Genet Med.: auth.: group Reymond & group Roignant

Genet Med. 2023 May 21;100900.

 doi: 10.1016/j.gim.2023.100900. Online ahead of print.

Biallelic variants in NSUN6 cause an autosomal recessive neurodevelopmental disorder

Francesca Mattioli 1Lina Worpenberg 1Cai-Tao Li 2Nazia Ibrahim 3Shagufta Naz 4Saima Sharif 4Saghar Ghasemi Firouzabadi 5Shohreh Vosoogh 6Radoslava Saraeva-Lamri 7Laure Raymond 7Carlos Trujillo 8Nicolas Guex 9Stylianos E Antonarakis 10Muhammad Ansar 11Hossein Darvish 12Ru-Juan Liu 13Jean-Yves Roignant 14Alexandre Reymond 15

Abstract

Purpose: 5-methylcytosine (m5C) RNA modifications are driven by NSUN methyltransferases. While variants in NSUN2 and NSUN3 were associated with neurodevelopmental diseases (NDD), the physiological role of NSUN6 modifications on tRNAs and mRNAs remained elusive.

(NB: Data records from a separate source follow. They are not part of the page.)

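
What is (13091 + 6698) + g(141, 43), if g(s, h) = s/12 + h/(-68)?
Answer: 336602/17 ≈ 19800.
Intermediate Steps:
g(s, h) = -h/68 + s/12 (g(s, h) = s*(1/12) + h*(-1/68) = s/12 - h/68 = -h/68 + s/12)
(13091 + 6698) + g(141, 43) = (13091 + 6698) + (-1/68*43 + (1/12)*141) = 19789 + (-43/68 + 47/4) = 19789 + 189/17 = 336602/17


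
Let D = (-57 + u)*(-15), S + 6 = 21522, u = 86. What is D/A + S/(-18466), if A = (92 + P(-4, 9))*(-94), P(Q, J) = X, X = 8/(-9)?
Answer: -158615889/142335928 ≈ -1.1144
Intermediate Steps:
S = 21516 (S = -6 + 21522 = 21516)
D = -435 (D = (-57 + 86)*(-15) = 29*(-15) = -435)
X = -8/9 (X = 8*(-1/9) = -8/9 ≈ -0.88889)
P(Q, J) = -8/9
A = -77080/9 (A = (92 - 8/9)*(-94) = (820/9)*(-94) = -77080/9 ≈ -8564.4)
D/A + S/(-18466) = -435/(-77080/9) + 21516/(-18466) = -435*(-9/77080) + 21516*(-1/18466) = 783/15416 - 10758/9233 = -158615889/142335928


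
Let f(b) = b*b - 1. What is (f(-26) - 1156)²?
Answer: 231361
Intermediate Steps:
f(b) = -1 + b² (f(b) = b² - 1 = -1 + b²)
(f(-26) - 1156)² = ((-1 + (-26)²) - 1156)² = ((-1 + 676) - 1156)² = (675 - 1156)² = (-481)² = 231361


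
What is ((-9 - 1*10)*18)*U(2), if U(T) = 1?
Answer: -342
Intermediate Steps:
((-9 - 1*10)*18)*U(2) = ((-9 - 1*10)*18)*1 = ((-9 - 10)*18)*1 = -19*18*1 = -342*1 = -342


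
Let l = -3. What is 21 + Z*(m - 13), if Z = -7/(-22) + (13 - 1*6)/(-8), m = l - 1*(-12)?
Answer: 511/22 ≈ 23.227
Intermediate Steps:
m = 9 (m = -3 - 1*(-12) = -3 + 12 = 9)
Z = -49/88 (Z = -7*(-1/22) + (13 - 6)*(-⅛) = 7/22 + 7*(-⅛) = 7/22 - 7/8 = -49/88 ≈ -0.55682)
21 + Z*(m - 13) = 21 - 49*(9 - 13)/88 = 21 - 49/88*(-4) = 21 + 49/22 = 511/22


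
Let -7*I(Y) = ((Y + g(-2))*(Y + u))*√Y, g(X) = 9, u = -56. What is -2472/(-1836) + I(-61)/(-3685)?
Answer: 206/153 + 6084*I*√61/25795 ≈ 1.3464 + 1.8421*I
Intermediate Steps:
I(Y) = -√Y*(-56 + Y)*(9 + Y)/7 (I(Y) = -(Y + 9)*(Y - 56)*√Y/7 = -(9 + Y)*(-56 + Y)*√Y/7 = -(-56 + Y)*(9 + Y)*√Y/7 = -√Y*(-56 + Y)*(9 + Y)/7)
-2472/(-1836) + I(-61)/(-3685) = -2472/(-1836) + (√(-61)*(504 - 1*(-61)² + 47*(-61))/7)/(-3685) = -2472*(-1/1836) + ((I*√61)*(504 - 1*3721 - 2867)/7)*(-1/3685) = 206/153 + ((I*√61)*(504 - 3721 - 2867)/7)*(-1/3685) = 206/153 + ((⅐)*(I*√61)*(-6084))*(-1/3685) = 206/153 - 6084*I*√61/7*(-1/3685) = 206/153 + 6084*I*√61/25795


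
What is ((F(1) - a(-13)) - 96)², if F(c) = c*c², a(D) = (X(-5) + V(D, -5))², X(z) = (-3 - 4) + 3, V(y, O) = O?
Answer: 30976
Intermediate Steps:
X(z) = -4 (X(z) = -7 + 3 = -4)
a(D) = 81 (a(D) = (-4 - 5)² = (-9)² = 81)
F(c) = c³
((F(1) - a(-13)) - 96)² = ((1³ - 1*81) - 96)² = ((1 - 81) - 96)² = (-80 - 96)² = (-176)² = 30976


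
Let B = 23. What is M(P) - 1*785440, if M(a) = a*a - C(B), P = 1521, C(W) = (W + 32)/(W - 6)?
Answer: 25975962/17 ≈ 1.5280e+6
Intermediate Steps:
C(W) = (32 + W)/(-6 + W)
M(a) = -55/17 + a² (M(a) = a*a - (32 + 23)/(-6 + 23) = a² - 55/17 = -55/17 + a²)
M(P) - 1*785440 = (-55/17 + 1521²) - 1*785440 = (-55/17 + 2313441) - 785440 = 39328442/17 - 785440 = 25975962/17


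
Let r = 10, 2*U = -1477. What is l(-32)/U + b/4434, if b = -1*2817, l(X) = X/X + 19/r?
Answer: -6977377/10915030 ≈ -0.63925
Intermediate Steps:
U = -1477/2 (U = (½)*(-1477) = -1477/2 ≈ -738.50)
l(X) = 29/10 (l(X) = X/X + 19/10 = 1 + 19*(⅒) = 1 + 19/10 = 29/10)
b = -2817
l(-32)/U + b/4434 = 29/(10*(-1477/2)) - 2817/4434 = (29/10)*(-2/1477) - 2817*1/4434 = -29/7385 - 939/1478 = -6977377/10915030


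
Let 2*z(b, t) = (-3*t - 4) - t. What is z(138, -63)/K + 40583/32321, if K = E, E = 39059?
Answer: 1589139201/1262425939 ≈ 1.2588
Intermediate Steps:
z(b, t) = -2 - 2*t (z(b, t) = ((-3*t - 4) - t)/2 = ((-4 - 3*t) - t)/2 = (-4 - 4*t)/2 = -2 - 2*t)
K = 39059
z(138, -63)/K + 40583/32321 = (-2 - 2*(-63))/39059 + 40583/32321 = (-2 + 126)*(1/39059) + 40583*(1/32321) = 124*(1/39059) + 40583/32321 = 124/39059 + 40583/32321 = 1589139201/1262425939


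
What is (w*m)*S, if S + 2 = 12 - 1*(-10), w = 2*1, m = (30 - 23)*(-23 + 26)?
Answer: 840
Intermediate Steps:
m = 21 (m = 7*3 = 21)
w = 2
S = 20 (S = -2 + (12 - 1*(-10)) = -2 + (12 + 10) = -2 + 22 = 20)
(w*m)*S = (2*21)*20 = 42*20 = 840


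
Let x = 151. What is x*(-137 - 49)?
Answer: -28086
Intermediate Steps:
x*(-137 - 49) = 151*(-137 - 49) = 151*(-186) = -28086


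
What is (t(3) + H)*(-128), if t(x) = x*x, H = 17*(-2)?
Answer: 3200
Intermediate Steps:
H = -34
t(x) = x²
(t(3) + H)*(-128) = (3² - 34)*(-128) = (9 - 34)*(-128) = -25*(-128) = 3200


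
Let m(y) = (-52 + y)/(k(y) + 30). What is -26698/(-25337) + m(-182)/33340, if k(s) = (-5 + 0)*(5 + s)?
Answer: 135740988157/128822175950 ≈ 1.0537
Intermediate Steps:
k(s) = -25 - 5*s (k(s) = -5*(5 + s) = -25 - 5*s)
m(y) = (-52 + y)/(5 - 5*y) (m(y) = (-52 + y)/((-25 - 5*y) + 30) = (-52 + y)/(5 - 5*y))
-26698/(-25337) + m(-182)/33340 = -26698/(-25337) + ((52 - 1*(-182))/(5*(-1 - 182)))/33340 = -26698*(-1/25337) + ((⅕)*(52 + 182)/(-183))*(1/33340) = 26698/25337 + ((⅕)*(-1/183)*234)*(1/33340) = 26698/25337 - 78/305*1/33340 = 26698/25337 - 39/5084350 = 135740988157/128822175950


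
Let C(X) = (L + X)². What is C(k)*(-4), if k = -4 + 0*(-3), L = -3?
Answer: -196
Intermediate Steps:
k = -4 (k = -4 + 0 = -4)
C(X) = (-3 + X)²
C(k)*(-4) = (-3 - 4)²*(-4) = (-7)²*(-4) = 49*(-4) = -196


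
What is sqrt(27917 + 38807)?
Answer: 2*sqrt(16681) ≈ 258.31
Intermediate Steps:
sqrt(27917 + 38807) = sqrt(66724) = 2*sqrt(16681)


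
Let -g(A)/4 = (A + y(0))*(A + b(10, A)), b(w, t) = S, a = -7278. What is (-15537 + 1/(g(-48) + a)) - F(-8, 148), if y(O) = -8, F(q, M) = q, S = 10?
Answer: -245202911/15790 ≈ -15529.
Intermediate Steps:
b(w, t) = 10
g(A) = -4*(-8 + A)*(10 + A) (g(A) = -4*(A - 8)*(A + 10) = -4*(-8 + A)*(10 + A))
(-15537 + 1/(g(-48) + a)) - F(-8, 148) = (-15537 + 1/((320 - 8*(-48) - 4*(-48)²) - 7278)) - 1*(-8) = (-15537 + 1/((320 + 384 - 4*2304) - 7278)) + 8 = (-15537 + 1/((320 + 384 - 9216) - 7278)) + 8 = (-15537 + 1/(-8512 - 7278)) + 8 = (-15537 + 1/(-15790)) + 8 = (-15537 - 1/15790) + 8 = -245329231/15790 + 8 = -245202911/15790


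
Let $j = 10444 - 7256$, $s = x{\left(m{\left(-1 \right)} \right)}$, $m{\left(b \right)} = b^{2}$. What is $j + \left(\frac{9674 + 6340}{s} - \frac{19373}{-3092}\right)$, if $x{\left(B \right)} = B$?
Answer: $\frac{59391957}{3092} \approx 19208.0$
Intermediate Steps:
$s = 1$ ($s = \left(-1\right)^{2} = 1$)
$j = 3188$ ($j = 10444 - 7256 = 3188$)
$j + \left(\frac{9674 + 6340}{s} - \frac{19373}{-3092}\right) = 3188 - \left(- \frac{19373}{3092} - \frac{9674 + 6340}{1}\right) = 3188 + \left(16014 \cdot 1 - - \frac{19373}{3092}\right) = 3188 + \left(16014 + \frac{19373}{3092}\right) = 3188 + \frac{49534661}{3092} = \frac{59391957}{3092}$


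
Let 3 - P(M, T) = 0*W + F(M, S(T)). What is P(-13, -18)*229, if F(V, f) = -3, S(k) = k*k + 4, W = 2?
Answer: 1374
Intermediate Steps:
S(k) = 4 + k² (S(k) = k² + 4 = 4 + k²)
P(M, T) = 6 (P(M, T) = 3 - (0*2 - 3) = 3 - (0 - 3) = 3 - 1*(-3) = 3 + 3 = 6)
P(-13, -18)*229 = 6*229 = 1374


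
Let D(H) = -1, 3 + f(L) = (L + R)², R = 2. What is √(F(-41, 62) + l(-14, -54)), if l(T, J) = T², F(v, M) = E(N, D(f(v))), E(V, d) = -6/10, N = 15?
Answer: √4885/5 ≈ 13.979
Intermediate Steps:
f(L) = -3 + (2 + L)² (f(L) = -3 + (L + 2)² = -3 + (2 + L)²)
E(V, d) = -⅗ (E(V, d) = -6*⅒ = -⅗)
F(v, M) = -⅗
√(F(-41, 62) + l(-14, -54)) = √(-⅗ + (-14)²) = √(-⅗ + 196) = √(977/5) = √4885/5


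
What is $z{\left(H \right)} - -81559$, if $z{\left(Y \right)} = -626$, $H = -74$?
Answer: $80933$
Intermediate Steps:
$z{\left(H \right)} - -81559 = -626 - -81559 = -626 + 81559 = 80933$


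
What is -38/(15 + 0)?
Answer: -38/15 ≈ -2.5333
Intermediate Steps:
-38/(15 + 0) = -38/15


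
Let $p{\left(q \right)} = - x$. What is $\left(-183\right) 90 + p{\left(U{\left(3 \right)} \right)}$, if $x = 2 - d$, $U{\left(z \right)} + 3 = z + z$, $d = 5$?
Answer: $-16467$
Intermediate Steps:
$U{\left(z \right)} = -3 + 2 z$ ($U{\left(z \right)} = -3 + \left(z + z\right) = -3 + 2 z$)
$x = -3$ ($x = 2 - 5 = -3$)
$p{\left(q \right)} = 3$ ($p{\left(q \right)} = \left(-1\right) \left(-3\right) = 3$)
$\left(-183\right) 90 + p{\left(U{\left(3 \right)} \right)} = \left(-183\right) 90 + 3 = -16470 + 3 = -16467$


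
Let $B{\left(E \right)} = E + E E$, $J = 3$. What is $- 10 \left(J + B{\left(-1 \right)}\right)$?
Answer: $-30$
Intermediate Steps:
$B{\left(E \right)} = E + E^{2}$
$- 10 \left(J + B{\left(-1 \right)}\right) = - 10 \left(3 - \left(1 - 1\right)\right) = - 10 \left(3 - 0\right) = - 10 \left(3 + 0\right) = \left(-10\right) 3 = -30$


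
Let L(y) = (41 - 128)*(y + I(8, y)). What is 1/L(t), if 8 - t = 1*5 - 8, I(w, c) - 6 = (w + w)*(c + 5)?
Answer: -1/23751 ≈ -4.2103e-5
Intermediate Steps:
I(w, c) = 6 + 2*w*(5 + c) (I(w, c) = 6 + (w + w)*(c + 5) = 6 + (2*w)*(5 + c) = 6 + 2*w*(5 + c))
t = 11 (t = 8 - (1*5 - 8) = 8 - (5 - 8) = 8 - 1*(-3) = 8 + 3 = 11)
L(y) = -7482 - 1479*y (L(y) = (41 - 128)*(y + (6 + 10*8 + 2*y*8)) = -87*(y + (6 + 80 + 16*y)) = -87*(y + (86 + 16*y)) = -87*(86 + 17*y) = -7482 - 1479*y)
1/L(t) = 1/(-7482 - 1479*11) = 1/(-7482 - 16269) = 1/(-23751) = -1/23751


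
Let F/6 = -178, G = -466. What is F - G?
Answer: -602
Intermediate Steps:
F = -1068 (F = 6*(-178) = -1068)
F - G = -1068 - 1*(-466) = -1068 + 466 = -602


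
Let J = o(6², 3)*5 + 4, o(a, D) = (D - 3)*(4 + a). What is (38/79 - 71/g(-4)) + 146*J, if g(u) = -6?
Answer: 282653/474 ≈ 596.31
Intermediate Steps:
o(a, D) = (-3 + D)*(4 + a)
J = 4 (J = (-12 - 3*6² + 4*3 + 3*6²)*5 + 4 = (-12 - 3*36 + 12 + 3*36)*5 + 4 = (-12 - 108 + 12 + 108)*5 + 4 = 0*5 + 4 = 0 + 4 = 4)
(38/79 - 71/g(-4)) + 146*J = (38/79 - 71/(-6)) + 146*4 = (38*(1/79) - 71*(-⅙)) + 584 = (38/79 + 71/6) + 584 = 5837/474 + 584 = 282653/474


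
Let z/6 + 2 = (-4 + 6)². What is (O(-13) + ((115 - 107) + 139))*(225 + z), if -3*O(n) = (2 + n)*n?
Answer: 23542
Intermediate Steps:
z = 12 (z = -12 + 6*(-4 + 6)² = -12 + 6*2² = -12 + 6*4 = -12 + 24 = 12)
O(n) = -n*(2 + n)/3 (O(n) = -(2 + n)*n/3 = -n*(2 + n)/3)
(O(-13) + ((115 - 107) + 139))*(225 + z) = (-⅓*(-13)*(2 - 13) + ((115 - 107) + 139))*(225 + 12) = (-⅓*(-13)*(-11) + (8 + 139))*237 = (-143/3 + 147)*237 = (298/3)*237 = 23542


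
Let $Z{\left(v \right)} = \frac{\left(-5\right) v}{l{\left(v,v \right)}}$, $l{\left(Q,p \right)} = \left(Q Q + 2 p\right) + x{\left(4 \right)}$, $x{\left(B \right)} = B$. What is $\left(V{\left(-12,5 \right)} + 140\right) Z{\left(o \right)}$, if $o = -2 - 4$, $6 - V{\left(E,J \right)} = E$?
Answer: $\frac{1185}{7} \approx 169.29$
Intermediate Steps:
$V{\left(E,J \right)} = 6 - E$
$o = -6$
$l{\left(Q,p \right)} = 4 + Q^{2} + 2 p$ ($l{\left(Q,p \right)} = \left(Q Q + 2 p\right) + 4 = \left(Q^{2} + 2 p\right) + 4 = 4 + Q^{2} + 2 p$)
$Z{\left(v \right)} = - \frac{5 v}{4 + v^{2} + 2 v}$ ($Z{\left(v \right)} = \frac{\left(-5\right) v}{4 + v^{2} + 2 v} = - \frac{5 v}{4 + v^{2} + 2 v}$)
$\left(V{\left(-12,5 \right)} + 140\right) Z{\left(o \right)} = \left(\left(6 - -12\right) + 140\right) \left(\left(-5\right) \left(-6\right) \frac{1}{4 + \left(-6\right)^{2} + 2 \left(-6\right)}\right) = \left(\left(6 + 12\right) + 140\right) \left(\left(-5\right) \left(-6\right) \frac{1}{4 + 36 - 12}\right) = \left(18 + 140\right) \left(\left(-5\right) \left(-6\right) \frac{1}{28}\right) = 158 \left(\left(-5\right) \left(-6\right) \frac{1}{28}\right) = 158 \cdot \frac{15}{14} = \frac{1185}{7}$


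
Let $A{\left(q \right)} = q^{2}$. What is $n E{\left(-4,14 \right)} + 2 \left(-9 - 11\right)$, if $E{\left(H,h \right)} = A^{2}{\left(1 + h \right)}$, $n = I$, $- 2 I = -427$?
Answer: $\frac{21616795}{2} \approx 1.0808 \cdot 10^{7}$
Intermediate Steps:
$I = \frac{427}{2}$ ($I = \left(- \frac{1}{2}\right) \left(-427\right) = \frac{427}{2} \approx 213.5$)
$n = \frac{427}{2} \approx 213.5$
$E{\left(H,h \right)} = \left(1 + h\right)^{4}$ ($E{\left(H,h \right)} = \left(\left(1 + h\right)^{2}\right)^{2} = \left(1 + h\right)^{4}$)
$n E{\left(-4,14 \right)} + 2 \left(-9 - 11\right) = \frac{427 \left(1 + 14\right)^{4}}{2} + 2 \left(-9 - 11\right) = \frac{427 \cdot 15^{4}}{2} + 2 \left(-20\right) = \frac{427}{2} \cdot 50625 - 40 = \frac{21616875}{2} - 40 = \frac{21616795}{2}$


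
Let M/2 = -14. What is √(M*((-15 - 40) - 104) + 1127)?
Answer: √5579 ≈ 74.693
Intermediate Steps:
M = -28 (M = 2*(-14) = -28)
√(M*((-15 - 40) - 104) + 1127) = √(-28*((-15 - 40) - 104) + 1127) = √(-28*(-55 - 104) + 1127) = √(-28*(-159) + 1127) = √(4452 + 1127) = √5579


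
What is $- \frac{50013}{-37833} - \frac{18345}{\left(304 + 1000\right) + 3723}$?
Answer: $- \frac{147543678}{63395497} \approx -2.3274$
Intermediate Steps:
$- \frac{50013}{-37833} - \frac{18345}{\left(304 + 1000\right) + 3723} = \left(-50013\right) \left(- \frac{1}{37833}\right) - \frac{18345}{1304 + 3723} = \frac{16671}{12611} - \frac{18345}{5027} = - \frac{147543678}{63395497}$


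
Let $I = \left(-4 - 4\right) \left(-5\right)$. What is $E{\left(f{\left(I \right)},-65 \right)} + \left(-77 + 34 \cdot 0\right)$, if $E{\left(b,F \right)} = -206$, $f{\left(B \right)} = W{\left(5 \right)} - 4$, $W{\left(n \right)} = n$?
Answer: $-283$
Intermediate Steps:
$I = 40$ ($I = \left(-8\right) \left(-5\right) = 40$)
$f{\left(B \right)} = 1$ ($f{\left(B \right)} = 5 - 4 = 1$)
$E{\left(f{\left(I \right)},-65 \right)} + \left(-77 + 34 \cdot 0\right) = -206 + \left(-77 + 34 \cdot 0\right) = -206 + \left(-77 + 0\right) = -206 - 77 = -283$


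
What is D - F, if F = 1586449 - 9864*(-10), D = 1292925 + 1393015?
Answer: 1000851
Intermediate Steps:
D = 2685940
F = 1685089 (F = 1586449 + 98640 = 1685089)
D - F = 2685940 - 1*1685089 = 2685940 - 1685089 = 1000851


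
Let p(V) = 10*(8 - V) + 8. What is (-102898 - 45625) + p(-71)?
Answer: -147725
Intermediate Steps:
p(V) = 88 - 10*V (p(V) = (80 - 10*V) + 8 = 88 - 10*V)
(-102898 - 45625) + p(-71) = (-102898 - 45625) + (88 - 10*(-71)) = -148523 + (88 + 710) = -148523 + 798 = -147725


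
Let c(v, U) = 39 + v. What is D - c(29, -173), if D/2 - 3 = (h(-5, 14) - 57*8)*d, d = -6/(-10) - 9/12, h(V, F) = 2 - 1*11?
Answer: 155/2 ≈ 77.500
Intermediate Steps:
h(V, F) = -9 (h(V, F) = 2 - 11 = -9)
d = -3/20 (d = -6*(-1/10) - 9*1/12 = 3/5 - 3/4 = -3/20 ≈ -0.15000)
D = 291/2 (D = 6 + 2*((-9 - 57*8)*(-3/20)) = 6 + 2*((-9 - 456)*(-3/20)) = 6 + 2*(-465*(-3/20)) = 6 + 2*(279/4) = 6 + 279/2 = 291/2 ≈ 145.50)
D - c(29, -173) = 291/2 - (39 + 29) = 291/2 - 1*68 = 291/2 - 68 = 155/2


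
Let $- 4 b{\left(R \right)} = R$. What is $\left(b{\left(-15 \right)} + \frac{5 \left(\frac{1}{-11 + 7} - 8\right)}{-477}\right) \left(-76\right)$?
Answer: $- \frac{46360}{159} \approx -291.57$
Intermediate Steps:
$b{\left(R \right)} = - \frac{R}{4}$
$\left(b{\left(-15 \right)} + \frac{5 \left(\frac{1}{-11 + 7} - 8\right)}{-477}\right) \left(-76\right) = \left(\left(- \frac{1}{4}\right) \left(-15\right) + \frac{5 \left(\frac{1}{-11 + 7} - 8\right)}{-477}\right) \left(-76\right) = \left(\frac{15}{4} + 5 \left(\frac{1}{-4} - 8\right) \left(- \frac{1}{477}\right)\right) \left(-76\right) = \left(\frac{15}{4} + 5 \left(- \frac{1}{4} - 8\right) \left(- \frac{1}{477}\right)\right) \left(-76\right) = \left(\frac{15}{4} + 5 \left(- \frac{33}{4}\right) \left(- \frac{1}{477}\right)\right) \left(-76\right) = \left(\frac{15}{4} - - \frac{55}{636}\right) \left(-76\right) = \left(\frac{15}{4} + \frac{55}{636}\right) \left(-76\right) = \frac{610}{159} \left(-76\right) = - \frac{46360}{159}$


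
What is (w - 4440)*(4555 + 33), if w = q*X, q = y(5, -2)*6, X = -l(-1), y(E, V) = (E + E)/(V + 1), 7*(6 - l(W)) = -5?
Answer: -129656880/7 ≈ -1.8522e+7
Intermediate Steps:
l(W) = 47/7 (l(W) = 6 - ⅐*(-5) = 6 + 5/7 = 47/7)
y(E, V) = 2*E/(1 + V) (y(E, V) = (2*E)/(1 + V) = 2*E/(1 + V))
X = -47/7 (X = -1*47/7 = -47/7 ≈ -6.7143)
q = -60 (q = (2*5/(1 - 2))*6 = (2*5/(-1))*6 = (2*5*(-1))*6 = -10*6 = -60)
w = 2820/7 (w = -60*(-47/7) = 2820/7 ≈ 402.86)
(w - 4440)*(4555 + 33) = (2820/7 - 4440)*(4555 + 33) = -28260/7*4588 = -129656880/7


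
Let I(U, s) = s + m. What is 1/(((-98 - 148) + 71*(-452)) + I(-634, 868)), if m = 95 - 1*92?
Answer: -1/31467 ≈ -3.1779e-5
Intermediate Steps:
m = 3 (m = 95 - 92 = 3)
I(U, s) = 3 + s (I(U, s) = s + 3 = 3 + s)
1/(((-98 - 148) + 71*(-452)) + I(-634, 868)) = 1/(((-98 - 148) + 71*(-452)) + (3 + 868)) = 1/((-246 - 32092) + 871) = 1/(-32338 + 871) = 1/(-31467) = -1/31467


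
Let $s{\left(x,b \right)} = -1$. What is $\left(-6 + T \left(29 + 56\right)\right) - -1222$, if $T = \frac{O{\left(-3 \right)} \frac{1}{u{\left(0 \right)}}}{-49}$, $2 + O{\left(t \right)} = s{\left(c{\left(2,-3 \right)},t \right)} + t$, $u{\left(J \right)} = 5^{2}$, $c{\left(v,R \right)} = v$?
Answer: $\frac{298022}{245} \approx 1216.4$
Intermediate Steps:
$u{\left(J \right)} = 25$
$O{\left(t \right)} = -3 + t$ ($O{\left(t \right)} = -2 + \left(-1 + t\right) = -3 + t$)
$T = \frac{6}{1225}$ ($T = \frac{\left(-3 - 3\right) \frac{1}{25}}{-49} = \left(-6\right) \frac{1}{25} \left(- \frac{1}{49}\right) = \left(- \frac{6}{25}\right) \left(- \frac{1}{49}\right) = \frac{6}{1225} \approx 0.004898$)
$\left(-6 + T \left(29 + 56\right)\right) - -1222 = \left(-6 + \frac{6 \left(29 + 56\right)}{1225}\right) - -1222 = \left(-6 + \frac{6}{1225} \cdot 85\right) + 1222 = \left(-6 + \frac{102}{245}\right) + 1222 = - \frac{1368}{245} + 1222 = \frac{298022}{245}$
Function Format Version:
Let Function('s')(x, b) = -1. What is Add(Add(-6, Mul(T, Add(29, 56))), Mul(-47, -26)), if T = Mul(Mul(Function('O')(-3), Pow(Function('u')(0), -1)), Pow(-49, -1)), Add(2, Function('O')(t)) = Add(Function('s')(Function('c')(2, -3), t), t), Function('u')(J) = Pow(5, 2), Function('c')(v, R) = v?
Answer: Rational(298022, 245) ≈ 1216.4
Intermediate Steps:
Function('u')(J) = 25
Function('O')(t) = Add(-3, t) (Function('O')(t) = Add(-2, Add(-1, t)) = Add(-3, t))
T = Rational(6, 1225) (T = Mul(Mul(Add(-3, -3), Pow(25, -1)), Pow(-49, -1)) = Mul(Mul(-6, Rational(1, 25)), Rational(-1, 49)) = Mul(Rational(-6, 25), Rational(-1, 49)) = Rational(6, 1225) ≈ 0.0048980)
Add(Add(-6, Mul(T, Add(29, 56))), Mul(-47, -26)) = Add(Add(-6, Mul(Rational(6, 1225), Add(29, 56))), Mul(-47, -26)) = Add(Add(-6, Mul(Rational(6, 1225), 85)), 1222) = Add(Add(-6, Rational(102, 245)), 1222) = Add(Rational(-1368, 245), 1222) = Rational(298022, 245)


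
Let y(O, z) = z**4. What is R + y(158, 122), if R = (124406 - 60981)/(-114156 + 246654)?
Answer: 29352739916513/132498 ≈ 2.2153e+8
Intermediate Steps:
R = 63425/132498 ≈ 0.47869
R + y(158, 122) = 63425/132498 + 122**4 = 63425/132498 + 221533456 = 29352739916513/132498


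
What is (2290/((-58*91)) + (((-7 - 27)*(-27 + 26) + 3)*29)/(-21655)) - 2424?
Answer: -138553275702/57147545 ≈ -2424.5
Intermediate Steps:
(2290/((-58*91)) + (((-7 - 27)*(-27 + 26) + 3)*29)/(-21655)) - 2424 = (2290/(-5278) + ((-34*(-1) + 3)*29)*(-1/21655)) - 2424 = (2290*(-1/5278) + ((34 + 3)*29)*(-1/21655)) - 2424 = (-1145/2639 + (37*29)*(-1/21655)) - 2424 = (-1145/2639 + 1073*(-1/21655)) - 2424 = (-1145/2639 - 1073/21655) - 2424 = -27626622/57147545 - 2424 = -138553275702/57147545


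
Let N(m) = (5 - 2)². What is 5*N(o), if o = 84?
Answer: 45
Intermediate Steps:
N(m) = 9 (N(m) = 3² = 9)
5*N(o) = 5*9 = 45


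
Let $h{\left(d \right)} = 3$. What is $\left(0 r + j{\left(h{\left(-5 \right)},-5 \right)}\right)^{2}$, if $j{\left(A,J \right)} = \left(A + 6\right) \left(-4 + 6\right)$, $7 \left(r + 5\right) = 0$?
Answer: $324$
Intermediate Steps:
$r = -5$ ($r = -5 + \frac{1}{7} \cdot 0 = -5 + 0 = -5$)
$j{\left(A,J \right)} = 12 + 2 A$ ($j{\left(A,J \right)} = \left(6 + A\right) 2 = 12 + 2 A$)
$\left(0 r + j{\left(h{\left(-5 \right)},-5 \right)}\right)^{2} = \left(0 \left(-5\right) + \left(12 + 2 \cdot 3\right)\right)^{2} = \left(0 + \left(12 + 6\right)\right)^{2} = \left(0 + 18\right)^{2} = 18^{2} = 324$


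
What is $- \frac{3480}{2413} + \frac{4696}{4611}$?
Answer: $- \frac{4714832}{11126343} \approx -0.42375$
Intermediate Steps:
$- \frac{3480}{2413} + \frac{4696}{4611} = - \frac{4714832}{11126343}$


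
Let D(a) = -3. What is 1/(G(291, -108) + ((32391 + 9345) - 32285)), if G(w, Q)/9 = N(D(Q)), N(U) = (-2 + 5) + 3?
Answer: 1/9505 ≈ 0.00010521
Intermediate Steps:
N(U) = 6 (N(U) = 3 + 3 = 6)
G(w, Q) = 54 (G(w, Q) = 9*6 = 54)
1/(G(291, -108) + ((32391 + 9345) - 32285)) = 1/(54 + ((32391 + 9345) - 32285)) = 1/(54 + (41736 - 32285)) = 1/(54 + 9451) = 1/9505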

Methods: We combined exome sequencing of consanguineous families with functional characterization to identify a new NDD gene.

Results: We identified three unrelated consanguineous families with deleterious homozygous variants in NSUN6. Two of these variants are predicted to be loss of function. One maps to the first exon and is predicted to lead to the absence of NSUN6 via non-sense mediated decay, while we showed that the other maps to the last exon and encodes a protein that does not fold correctly. Likewise, we demonstrated that the missense variant identified in the third family has lost its enzymatic activity and is unable to bind the methyl donor S-adenosyl-L-methionine. The affected individuals present with developmental delay, intellectual disability, motor delay, and behavioral anomalies. Homozygous ablation of the NSUN6 ortholog in Drosophila led to locomotion and learning impairment.

Conclusion: Our data provide evidence that biallelic pathogenic variants in NSUN6 cause one form of autosomal recessive intellectual disability, establishing another link between RNA modification and cognition.

Keywords: Autosomal recessive; Neurodevelopmental disorder; RNA methyltransferase; RNA modification; consanguinity; m(5)C.